Dental researchers at Case Western Reserve University have found a less invasive way to extract single rare immune cells from the mouth to study how the mouth’s natural defenses ward off infection and inflammation. By isolating leukocytes to study how they fight diseases in the mouth or reject foreign tissues, such as in failed organ transplants, researchers hope to learn more about treating and preventing such health issues as oral cancers, cardiovascular disease, AIDS, and other infectious diseases.

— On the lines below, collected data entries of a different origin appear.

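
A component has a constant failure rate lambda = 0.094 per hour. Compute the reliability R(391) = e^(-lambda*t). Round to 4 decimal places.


lambda = 0.094
t = 391
lambda * t = 36.754
R(t) = e^(-36.754)
R(t) = 0.0

0.0


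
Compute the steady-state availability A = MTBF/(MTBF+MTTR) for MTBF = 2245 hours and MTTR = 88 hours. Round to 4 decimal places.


MTBF = 2245
MTTR = 88
MTBF + MTTR = 2333
A = 2245 / 2333
A = 0.9623

0.9623


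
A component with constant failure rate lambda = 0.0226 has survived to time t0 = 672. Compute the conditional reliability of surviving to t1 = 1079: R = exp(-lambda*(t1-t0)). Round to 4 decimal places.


lambda = 0.0226
t0 = 672, t1 = 1079
t1 - t0 = 407
lambda * (t1-t0) = 0.0226 * 407 = 9.1982
R = exp(-9.1982)
R = 0.0001

0.0001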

Researchers historically have had to rely on studying and growing immune cells from blood. Studying tissue immune cells allows re­searchers to learn how they function at the site of infection. The role of adaptive immune cells in the stomach and intestines is more widely known, yet the role of similar cells in the mouth is unclear. Until now, immune cells removed from the mouth couldn’t be isolated with enough viability or grown to study their activities. The new method allows more than 94% of the isolated cells to live long enough to study. Using mouse models, the researchers isolated 2 important specialized immune T lymphocytes that play a role in fighting oral diseases. The cells are part of the adaptive immune system in which cells respond to pathogens invading the body. The researchers took tissue samples from the mouths of mice and washed them several times in saline and chemical solutions with antibiotics, followed by disintegrating the tissue using salts and enzymes. The solution was centrifuged and strained to separate different tissue parts with more washings and separations before the cells could be studied and grown.

The report by Pandiyan et al, entitled “Isolation of T Cells From Mouse Oral Tissues,” was published in Biological Procedures Online on March 10, 2014.